Recorded shortly after their 1982 European tour at the beginning of 1983, the album was originally released with little promotion in the US on 19 August 1983. The album reached No. 4 in UK and No. 15 in the US, and has been certified platinum by the RIAA. In his original Rolling Stone review, David Fricke noted, "Produced by the band, Flick of the Switch isn't quite the monster blowout that 1980's Back in Black was, and the Youngs' retooling of old riffs for new hits also teeters on self-plagiarism at times." Canadian journalist Martin Popoff considered the album "the blinding furious peak of the Brian Johnson era", where AC/DC recaptured "the raw edge lost during the Mutt Lange years... even if the songs were starting to relive past glories". Steve Huey of AllMusic was of the same opinion, writing that "as perhaps indicated by the record's idiotic original title, the utterly generic I Like to Rock, AC/DC seemed to be running out of ideas at an alarming rate, and their record sales began to reflect that fact." Malcolm Young later said of the LP, "It was thrown together real quick. I wouldn't say it's a great album..."

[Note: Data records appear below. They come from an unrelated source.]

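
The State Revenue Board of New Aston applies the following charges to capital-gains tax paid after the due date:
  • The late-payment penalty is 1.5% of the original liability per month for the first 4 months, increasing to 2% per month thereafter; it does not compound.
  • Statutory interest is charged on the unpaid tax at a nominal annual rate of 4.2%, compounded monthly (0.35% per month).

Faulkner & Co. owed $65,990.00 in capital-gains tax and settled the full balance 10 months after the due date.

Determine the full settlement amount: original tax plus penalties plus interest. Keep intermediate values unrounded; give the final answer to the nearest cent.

Penalty, months 1–4: 4 × 1.5% × $65,990.00 = $3,959.40
Penalty, months 5–10: 6 × 2% × $65,990.00 = $7,918.80
Interest: $65,990.00 × ((1 + 0.0035)^10 − 1) = $65,990.00 × 0.0355564… = $2,346.3686…
Total = $65,990.00 + $11,878.2000 + $2,346.3686… = $80,214.57

$80,214.57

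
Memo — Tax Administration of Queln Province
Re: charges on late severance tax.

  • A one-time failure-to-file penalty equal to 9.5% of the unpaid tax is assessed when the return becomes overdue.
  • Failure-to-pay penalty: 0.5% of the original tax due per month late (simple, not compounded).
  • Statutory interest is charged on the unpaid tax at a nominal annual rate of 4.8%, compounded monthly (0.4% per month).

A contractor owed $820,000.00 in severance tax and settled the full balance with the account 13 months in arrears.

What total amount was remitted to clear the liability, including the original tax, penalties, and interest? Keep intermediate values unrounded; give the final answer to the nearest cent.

Failure-to-file penalty: 9.5% × $820,000.00 = $77,900.00
Failure-to-pay penalty = 0.5% × $820,000.00 × 13 mo = $53,300.00
Interest: $820,000.00 × ((1 + 0.004)^13 − 1) = $820,000.00 × 0.0532665… = $43,678.5205…
Total = $820,000.00 + $131,200.0000 + $43,678.5205… = $994,878.52

$994,878.52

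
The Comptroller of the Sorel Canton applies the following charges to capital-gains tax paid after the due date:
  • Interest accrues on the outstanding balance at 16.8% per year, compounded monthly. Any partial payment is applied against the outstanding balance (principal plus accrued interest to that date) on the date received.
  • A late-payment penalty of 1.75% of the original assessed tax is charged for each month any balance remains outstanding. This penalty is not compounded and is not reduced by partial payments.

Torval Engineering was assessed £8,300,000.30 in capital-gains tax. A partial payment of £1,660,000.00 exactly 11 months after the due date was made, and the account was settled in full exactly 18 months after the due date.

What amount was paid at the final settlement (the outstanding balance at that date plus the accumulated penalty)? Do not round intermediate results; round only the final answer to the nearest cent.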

Cash Box said of the title track that it "blasts off in suitable fashion with a basic hard rock guitar riff from Angus Young followed by Brian Johnson’s just-as-basic hard rock squeals" and the rest of the song follows in kind, consistent with the song's lyrics that "with a flick of the switch she’ll blow you sky high."

Professional ratings
Review scores
| Source | Rating |
| AllMusic | Star |
| Blender | Star |
| Collector's Guide to Heavy Metal | 10/10 |
| The Encyclopedia of Popular Music | Star |
| Rolling Stone | Star |

==Track listing==

Side one
| No. | Title | Length |
|---|---|---|
| 1. | "Rising Power" | 3:43 |
| 2. | "This House Is on Fire" | 3:23 |
| 3. | "Flick of the Switch" | 3:13 |
| 4. | "Nervous Shakedown" | 4:27 |
| 5. | "Landslide" | 3:57 |

Side two
| No. | Title | Length |
|---|---|---|
| 6. | "Guns for Hire" | 3:24 |
| 7. | "Deep in the Hole" | 3:19 |
| 8. | "Bedlam in Belgium" | 3:52 |
| 9. | "Badlands" | 3:38 |
| 10. | "Brain Shake" | 4:00 |
| Total length: |  | 37:02 |

==Personnel==
- AC/DC
- Brian Johnson – lead vocals
- Angus Young – lead guitar
- Malcolm Young – rhythm guitar, backing vocals
- Cliff Williams – bass guitar, backing vocals
- Phil Rudd – drums

- Production
- AC/DC – production, cover design
- Tony Platt – engineering, mixing
- Barry Harris, Benjamin Armbrister, Gary Helman – assistant engineers
- Bob Ludwig – mastering at Masterdisk, New York

==Charts==

Chart performance for Flick of the Switch
| Chart (1983) | Peak position |
|---|---|
| Australian Albums (Kent Music Report) | 3 |
| Austrian Albums (Ö3 Austria) | 9 |
| Canada Top Albums/CDs (RPM) | 12 |
| Dutch Albums (Album Top 100) | 10 |
| Finnish Albums (Suomen virallinen lista) | 3 |
| German Albums (Offizielle Top 100) | 6 |
| New Zealand Albums (RMNZ) | 8 |
| Norwegian Albums (VG-lista) | 4 |
| Swedish Albums (Sverigetopplistan) | 8 |
| Swiss Albums (Schweizer Hitparade) | 28 |
| UK Albums (OCC) | 4 |
| US Billboard 200 | 15 |

==Certifications==

| Region | Certification | Certified units/sales |
| Australia (ARIA) | 3× Platinum | 210,000^{^} |
| France (SNEP) | Gold | 100,000^{*} |
| Germany (BVMI) | Gold | 250,000^{^} |
| United Kingdom (BPI) | Gold | 100,000^{^} |
| United States (RIAA) | Platinum | 1,000,000^{^} |
^{*} Sales figures based on certification alone. ^{^} Shipments figures based on certification alone.